En parallèle à ces arguments d’emplois et d’investissements privés, le caractère innovant des projets apparaît de manière récurrente comme un élément central qui permettrait l’attraction de touristes tout autant que la distinction au regard d’autres territoires. L’originalité mais aussi la modernité conférée par l’emploi des techniques numériques semblent justifier la pertinence des propositions des industriels, comme l’illustre bien ce témoignage d’un élu de Saint-Yrieix : « Il n’existe aucun parc sur cette thématique dans le monde, ce qui est surprenant. J’ai toute confiance, ça va être très innovant, ce parc sera tourné vers les nouvelles technologies. » (Source : Rongere, 2020). 

L’audace, le caractère inédit et la prise de risque constituent des arguments de discours et tendent à présenter ces projets comme des créations, entendues comme offres d’expériences originales marquées par l’incertitude propre aux productions culturelles. Les éléments de discours recueillis confirment cette tendance :

« C’est inédit, aucun parc dans le monde ne permet de vivre la musique et de vibrer à l’intérieur d’un instrument géant. » (Source : entretien avec le porteur du projet Mélofolia).

« C’est un “projet fou”, de l’aveu même du maire de Coussac-Bonneval Philippe Sudrat. […] Objectif : sortir de terre le projet à thématique musicale qui prendra la forme d’un parc d’attractions censé renforcer l’attractivité du territoire. » (Source : Combrouse, 2020). 

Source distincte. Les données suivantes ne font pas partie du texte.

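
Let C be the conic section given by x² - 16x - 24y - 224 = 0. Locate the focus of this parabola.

Only x is squared. Complete the square in x: (x - 8)² = 24(y + 12).
Vertex (8, -12); 4p = 24 so p = 6. Opens up.
Focus is p units from the vertex along the axis: (h, k + p).

(8, -6)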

Les acteur·trices privé·es promoteur·trices du projet, bien que sans attaches préalables à l’économie culturelle locale, valorisent quant à eux·elles son inscription dans le champ des ICCN, en privilégiant la création de valeur marchande et le développement de « pôles » et « d’écosystèmes » vertueux. Par ses « externalités positives », chaque projet contribuerait ainsi à dynamiser une économie locale de la culture et de la création. Mais là encore, les conditions d’intégration du projet industriel sur un territoire singulier et au sein de réseaux locaux d’acteur·trices économiques de la culture et de la création n’apparaissent pas constituer des composantes fortes. Pour l’investisseur, Imagiland constitue ainsi essentiellement une opportunité de valorisation d’investissements, notamment par l’exploitation de la propriété intellectuelle :

« Avec ce parc, nous ne sommes pas en train d’importer des propriétés américaines ou japonaises, nous voulons faire vivre le patrimoine de la BD franco-belge. N’est-ce pas une démarche culturelle ? En fait, je ne sais pas ce que cela veut dire un “projet industriel” versus “ un projet culturel”. Nous sommes des investisseurs et nous attendons un retour sur investissement. […] Disons que nous menons un projet culturel rentable. […] Ça interpelle d’être perçu comme un projet dévastateur quand on a une ambition pour un territoire dans un contexte économique général si difficile. » (Source : Urbatjel, 2020).

En revanche, les objectifs clairement énoncés visent un développement de secteurs économiques au premier rang desquels le tourisme : 

« On n’est pas dans un cadre où il y a un objet culturel qui s’opère. Certes, c’est un projet qui se nourrit sur une base qui a un objet culturel, mais c’est un projet qui a une vocation d’économie du tourisme », confie par exemple un cadre du Grand Angoulême, à propos de ce même Imagiland. 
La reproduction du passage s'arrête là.